Meredith rubbed at the growing knot of tension in her temple. "If I was the cause of your coming here, I'm sorry. And if I could undo it, I would."

"Then there has to be more," he muttered. "We have missed something. You have missed something." His voice was cold and accusatory.

"If I knew how to send you back, don't you think I would?"

"I don't know, Merrie. Would you?"

"How can you even think that?" she asked.

He cursed beneath his breath. "What, then? I am just left to live out my life in this time and place."

She threw up her hands in frustration. "You make it sound so appealing," she said. "Do you find life here that objectionable?"

"I had a life, in my owncentury," Griffin said, punctuating his words with a jab to his chest. "It is not so simple to forget that."

She scoffed. "A life? You had an all-consuming plan for revenge. Is that what you call a life?" Meredith demanded.

Her aim was true and her volley hit its mark. Griffin cursed, then turned away, bracing his hands on the mantel again. She could feel his anger all the way across the room, could see it in his tightly coiled body, could hear it in his harsh breathing.

"Is this plan for revenge that important to you?" she asked, wanting to reach out and touch him, to soothe his anger. "If so, why didn't you kill Teach when you had the chance, on his ship, while he slept?"

He refused to face her. "To murder him would make me no better than the criminal he is. Teach was responsible for my father's death. I will be sure he pays for his crime."

"Tell me about that," she said. "I mean, if you've been brought here for my research then why don't we take advantage of it while we can. My research says that Black-beard was not a bloodthirsty murderer. Though I have read of his capture of the Betty, I have yet to find a record of him killing a man named Rourke."

Griffin turned, his eyes hard with anger. "He did not kill him by his hand," he said. "Teach killed him by his deeds."

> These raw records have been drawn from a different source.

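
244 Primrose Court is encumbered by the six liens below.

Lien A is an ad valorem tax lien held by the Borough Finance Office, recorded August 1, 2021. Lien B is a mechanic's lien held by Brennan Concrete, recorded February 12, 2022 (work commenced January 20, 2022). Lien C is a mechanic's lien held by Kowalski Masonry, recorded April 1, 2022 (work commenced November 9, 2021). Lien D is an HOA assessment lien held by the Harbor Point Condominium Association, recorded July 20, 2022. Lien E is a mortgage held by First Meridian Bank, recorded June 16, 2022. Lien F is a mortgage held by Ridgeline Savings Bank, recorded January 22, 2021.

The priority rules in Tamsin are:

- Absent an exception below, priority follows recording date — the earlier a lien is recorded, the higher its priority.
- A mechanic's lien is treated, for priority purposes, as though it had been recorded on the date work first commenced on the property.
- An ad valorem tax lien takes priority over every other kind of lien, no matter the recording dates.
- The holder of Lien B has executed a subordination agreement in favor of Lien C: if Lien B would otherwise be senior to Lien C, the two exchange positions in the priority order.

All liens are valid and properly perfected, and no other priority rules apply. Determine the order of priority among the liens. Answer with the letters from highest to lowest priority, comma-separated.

Effective dates: B relates back to January 20, 2022 (work commenced); C's effective date is November 9, 2021, when work began.
A is an ad valorem tax lien and takes priority over every other lien.
Among the remaining liens, by effective date: F (January 22, 2021), C (November 9, 2021), B (January 20, 2022), E (June 16, 2022), D (July 20, 2022).
Since B is not senior to C, the subordination leaves the order unchanged.

A, F, C, B, E, D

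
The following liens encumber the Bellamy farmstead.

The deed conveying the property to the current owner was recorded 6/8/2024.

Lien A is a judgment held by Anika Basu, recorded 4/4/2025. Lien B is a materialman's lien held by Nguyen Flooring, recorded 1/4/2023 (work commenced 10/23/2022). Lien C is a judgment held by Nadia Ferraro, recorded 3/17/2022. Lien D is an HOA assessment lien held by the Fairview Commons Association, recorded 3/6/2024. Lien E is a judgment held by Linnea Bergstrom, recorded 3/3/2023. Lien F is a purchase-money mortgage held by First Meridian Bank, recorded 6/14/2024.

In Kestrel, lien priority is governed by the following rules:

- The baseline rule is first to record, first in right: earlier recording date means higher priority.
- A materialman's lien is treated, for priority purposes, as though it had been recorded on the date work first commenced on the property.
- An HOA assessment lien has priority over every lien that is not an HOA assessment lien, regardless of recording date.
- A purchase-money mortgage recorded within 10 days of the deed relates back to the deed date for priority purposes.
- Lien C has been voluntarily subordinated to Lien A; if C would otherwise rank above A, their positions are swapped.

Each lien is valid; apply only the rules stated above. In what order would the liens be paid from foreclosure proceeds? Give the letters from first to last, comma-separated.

D, A, B, E, F, C

Effective dates after the stated exceptions: B relates back to 10/23/2022 (work commenced); F was recorded within the 10-day window, so its effective date is the deed date 6/8/2024.
As an HOA assessment lien, D is senior to every other lien.
Among the remaining liens, by effective date: C (3/17/2022), B (10/23/2022), E (3/3/2023), F (6/8/2024), A (4/4/2025).
C would otherwise be senior to A, so under the subordination agreement C and A exchange positions.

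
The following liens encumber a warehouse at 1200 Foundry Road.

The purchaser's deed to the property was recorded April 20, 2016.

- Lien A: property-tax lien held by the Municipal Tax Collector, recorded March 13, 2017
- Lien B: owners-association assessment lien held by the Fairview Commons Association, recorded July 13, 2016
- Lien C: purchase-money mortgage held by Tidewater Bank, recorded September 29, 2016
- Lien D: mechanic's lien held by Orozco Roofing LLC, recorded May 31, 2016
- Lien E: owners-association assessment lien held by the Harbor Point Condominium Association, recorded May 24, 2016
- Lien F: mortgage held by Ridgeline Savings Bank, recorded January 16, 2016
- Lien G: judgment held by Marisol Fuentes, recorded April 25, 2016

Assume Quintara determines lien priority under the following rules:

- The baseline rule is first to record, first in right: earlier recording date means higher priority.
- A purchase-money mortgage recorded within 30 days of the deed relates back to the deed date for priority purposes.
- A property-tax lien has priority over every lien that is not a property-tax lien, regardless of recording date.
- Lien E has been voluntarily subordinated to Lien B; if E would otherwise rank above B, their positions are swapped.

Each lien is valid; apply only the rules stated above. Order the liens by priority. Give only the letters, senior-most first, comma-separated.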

"And what does that mean? Explain it to me. Make me understand."

Griffin's expression softened slightly and he drew a deep, steadying breath. "When Teach attacked the Betty, he put everyone on board ashore. My father watched as the pirates scuttled the ship and it sank off Cape Charles. When he returned home, my father wasn't… right. Over the next several months, he grew very sad and quiet, the same as when he lost my mother. The doctors came and bled him, doused him with calomel, but it did no good. He died soon after."

Meredith's heart twisted in her chest. "Calomel? Are you sure of this?"